養子縁組をするかどうかは再婚相手にとって、非常に大きな決断です。相手の意思はもちろん重要ですが、年齢によっては子供の意思も尊重しなくてはなりません。みんなでしっかり話し合ったうえで、全員が納得できる形にすべきです。

そのため、再婚したからと言って、必ず再婚相手と養子縁組しなければならない、というわけではありません。

養子縁組をしなければ、法律上再婚相手に扶養義務は発生しません。また、万が一離婚という選択をすることになったとしても、養子縁組をしていない場合、養育費の支払い義務が生じません。

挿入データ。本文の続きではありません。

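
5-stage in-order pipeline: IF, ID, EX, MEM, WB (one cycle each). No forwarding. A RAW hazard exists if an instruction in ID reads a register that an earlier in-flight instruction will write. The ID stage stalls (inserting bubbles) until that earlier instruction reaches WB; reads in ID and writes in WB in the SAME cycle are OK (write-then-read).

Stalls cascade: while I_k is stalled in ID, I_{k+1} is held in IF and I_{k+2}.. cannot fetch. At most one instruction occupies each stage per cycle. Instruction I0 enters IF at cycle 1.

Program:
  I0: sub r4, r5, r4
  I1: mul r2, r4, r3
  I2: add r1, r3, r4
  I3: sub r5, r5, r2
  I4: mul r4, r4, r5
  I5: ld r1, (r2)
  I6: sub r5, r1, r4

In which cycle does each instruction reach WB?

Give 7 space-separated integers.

Answer: 5 8 9 11 14 15 18

Derivation:
I0 sub r4 <- r5,r4: IF@1 ID@2 stall=0 (-) EX@3 MEM@4 WB@5
I1 mul r2 <- r4,r3: IF@2 ID@3 stall=2 (RAW on I0.r4 (WB@5)) EX@6 MEM@7 WB@8
I2 add r1 <- r3,r4: IF@3 ID@6 stall=0 (-) EX@7 MEM@8 WB@9
I3 sub r5 <- r5,r2: IF@6 ID@7 stall=1 (RAW on I1.r2 (WB@8)) EX@9 MEM@10 WB@11
I4 mul r4 <- r4,r5: IF@7 ID@9 stall=2 (RAW on I3.r5 (WB@11)) EX@12 MEM@13 WB@14
I5 ld r1 <- r2: IF@9 ID@12 stall=0 (-) EX@13 MEM@14 WB@15
I6 sub r5 <- r1,r4: IF@12 ID@13 stall=2 (RAW on I5.r1 (WB@15)) EX@16 MEM@17 WB@18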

一方で、養子縁組をしない限り、扶養者はこれまでと変わらず実親となり、養育の支払い義務が継続して発生することになります。さらに、子供の苗字もそのままです。

どちらかが正解でどちらかが間違い、というのはありません。養子縁組をすることで家族みんなが幸せに暮らせるか、幸せな気持ちになることができるか、それが一番大事なことではないでしょうか。

再婚で子供の養子縁組はしなくても苗字を同じにする手続きとは?

養子縁組は、あくまで書類上の手続きに過ぎません。養子縁組をしないからといって、再婚相手が子供に対して愛情を抱かないというものではないですよね。

むしろ近年では、継親だけでなく実親との関係を大切にすることを重視する考え方も広まっています。実親との関係を大切にするために、あえて養子縁組をしないという選択肢も尊重されています。

養子縁組はしないけど子供のことを考えると子供も自分と同じ苗字にしたい、という場合は、ひとつ方法があります。

婚姻届けを出した後に、家庭裁判所に「子の氏の変更許可申請書」を提出します。もし家庭裁判所の同意が得られれば、審判書を入籍届と一緒に役所に出すことで、子供を自分と同じ苗字にすることができます。

家庭裁判所を通すという手続きが必要にはなりますが、養子縁組だけが苗字を同じにできる方法ではないことは覚えておきましょう。

新たに家族となる夫婦、そして何よりも子供にとって良い形を選ぶことが最も重要なことではないでしょうか。